I think you are from Canada but I'm fairly certain that all of this holds true there as well even though the element of physical danger and violence is generally not as pronounced in Canada as it is in the US and nor is the historical animosity as (regrettably) fierce as it is in the US.
There are even whole religions in the US, which have widespread influence, constructed around hating white people such as the Nation of Islam and the Five Percent Nation, both of which teach (
and you can look this up) that white people are literally the root of all evil in the world on both a material and cosmic level. The Nation of Islam alone has 50,000 members and that's not counting everyone who has relatives and friends involved but isn't directly involved themselves. Unfortunately, this stupidity runs deep and it has infected every part of society.
I was actually dating a black girl in Colombia a couple of months ago and we went to a museum in town where one of the exhibits was about a mission project in another city being conducted by the Nation of Islam and Louis Farrakhan. I told her about what that organization is and showed her the Wikipedia page in Spanish. We both had a good laugh about it. Colombia generally seems to be less hung up on race than the US which I personally like. I hate having to hear about it all the time in the US and having it force its way into every aspect of my life like a psychic stalker.

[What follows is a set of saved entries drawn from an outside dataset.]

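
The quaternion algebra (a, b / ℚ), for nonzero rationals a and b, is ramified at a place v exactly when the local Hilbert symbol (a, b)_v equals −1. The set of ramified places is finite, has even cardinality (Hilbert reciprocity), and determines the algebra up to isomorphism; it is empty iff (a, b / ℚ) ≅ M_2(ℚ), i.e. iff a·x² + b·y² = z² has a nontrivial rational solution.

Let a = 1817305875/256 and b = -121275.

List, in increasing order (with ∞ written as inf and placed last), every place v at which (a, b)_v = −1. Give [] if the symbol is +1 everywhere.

[]

Mod squares: a ≡ 2035, b ≡ -11. Check v ∈ {∞, 2, 3, 5, 7, 11, 37}.
v=5: a=5^3·(≡2), b=5^2·(≡4) mod 5; (2|5)=-1, (4|5)=+1; (−1)^{3·2·2}·(-1)^2·(+1)^3 = +1.
v=7: a=7^2·(≡5), b=7^2·(≡3) mod 7; (5|7)=-1, (3|7)=-1; (−1)^{2·2·3}·(-1)^2·(-1)^2 = +1.
v=3: a=3^6·(≡1), b=3^2·(≡1) mod 3; (1|3)=+1, (1|3)=+1; (−1)^{6·2·1}·(+1)^2·(+1)^6 = +1.
v=∞: 2035 > 0 and -11 < 0  ⇒  (a,b)_∞ = +1.
v=11: a=11^1·(≡3), b=11^1·(≡8) mod 11; (3|11)=+1, (8|11)=-1; (−1)^{1·1·5}·(+1)^1·(-1)^1 = +1.
v=37: a=37^1·(≡5), b=37^0·(≡11) mod 37; (5|37)=-1, (11|37)=+1; (−1)^{1·0·18}·(-1)^0·(+1)^1 = +1.
v=2: v_2(a)=-8, v_2(b)=0; units ≡ 3, 5 (mod 8); ε·ε+αω+βω = 1·0+-8·1+0·1 ≡ 0  ⇒  (a,b)_2 = +1.
Ram(a, b) = ∅: the form 2035·x² + -11·y² − z² is isotropic over every ℚ_v, so by Hasse–Minkowski it is isotropic over ℚ.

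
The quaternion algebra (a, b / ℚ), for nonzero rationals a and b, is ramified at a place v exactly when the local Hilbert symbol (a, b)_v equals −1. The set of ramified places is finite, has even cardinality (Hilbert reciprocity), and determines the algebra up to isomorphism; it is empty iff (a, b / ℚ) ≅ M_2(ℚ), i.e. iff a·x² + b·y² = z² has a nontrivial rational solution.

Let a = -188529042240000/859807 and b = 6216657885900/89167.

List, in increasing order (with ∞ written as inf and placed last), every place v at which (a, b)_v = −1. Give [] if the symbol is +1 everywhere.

[2, 3, 19, 23]

(a, b) ≡ (-2624622, 210197) mod (ℚ^×)²; places V = {2, 3, 5, 7, 11, 13, 19, 23, 37, 59, ∞}.
(a,b)_13: α=-1, u≡4; β=-1, v≡9 (mod 13); (4|13)=+1, (9|13)=+1; sign (−1)^0·+1^-1·+1^-1 = +1.
(a,b)_2: α=9, β=2; u≡1, v≡5 (mod 8); ε(u)ε(v)=0·0, αω(v)=9·1, βω(u)=2·0; sum ≡ 1  ⇒  -1.
(a,b)_19: α=-1, u≡5; β=-3, v≡11 (mod 19); (5|19)=+1, (11|19)=+1; sign (−1)^1·+1^-3·+1^-1 = -1.
(a,b)_7: α=1, u≡4; β=2, v≡2 (mod 7); (4|7)=+1, (2|7)=+1; sign (−1)^0·+1^2·+1^1 = +1.
(a,b)_5: α=4, u≡3; β=2, v≡3 (mod 5); (3|5)=-1, (3|5)=-1; sign (−1)^0·-1^2·-1^4 = +1.
(a,b)_23: α=1, u≡3; β=1, v≡9 (mod 23); (3|23)=+1, (9|23)=+1; sign (−1)^1·+1^1·+1^1 = -1.
(a,b)_3: α=5, u≡1; β=2, v≡2 (mod 3); (1|3)=+1, (2|3)=-1; sign (−1)^0·+1^2·-1^5 = -1.
(a,b)_11: α=1, u≡8; β=2, v≡9 (mod 11); (8|11)=-1, (9|11)=+1; sign (−1)^0·-1^2·+1^1 = +1.
(a,b)_59: α=-2, u≡31; β=0, v≡52 (mod 59); (31|59)=-1, (52|59)=-1; sign (−1)^0·-1^0·-1^-2 = +1.
(a,b)_∞: sgn(-2624622)=−, sgn(210197)=+, so +1.
(a,b)_37: α=2, u≡4; β=3, v≡23 (mod 37); (4|37)=+1, (23|37)=-1; sign (−1)^0·+1^3·-1^2 = +1.
|Ram(-2624622, 210197)| = 4, even; anisotropic at {2, 3, 19, 23}.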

One of the things I dislike very much about the race pimping in the US is that, if I ever marry and have kids with a non-white woman (which, given my personal history, is very likely), I would have to endure my kids being constantly bombarded with messages from every direction telling them that they need to pick a side and resent me and my side of the family because we are oppressing them, their mother, and her side of the family. That's not something I am willing to accept and is one more reason I have chosen to leave the country for good. I alone can't fix the environment and I don't want to be submerged in venom for the rest of my life so I have deemed the best course of action to be expatriation. Put simply, it's not a hill I care enough about to die on, it's not a battle that I want to fight until I die, and it is not a cause I want to sacrifice my future children to. I'm just leaving.
Anyway, I'm rambling now. Thanks for the feedback. We don't have to agree on everything to get along. We're both here which means we agree on at least some important things. And yea, I've got stories for days man. If I have nothing else, I at least have that. If you can't have an easy life, you can at least have an interesting one.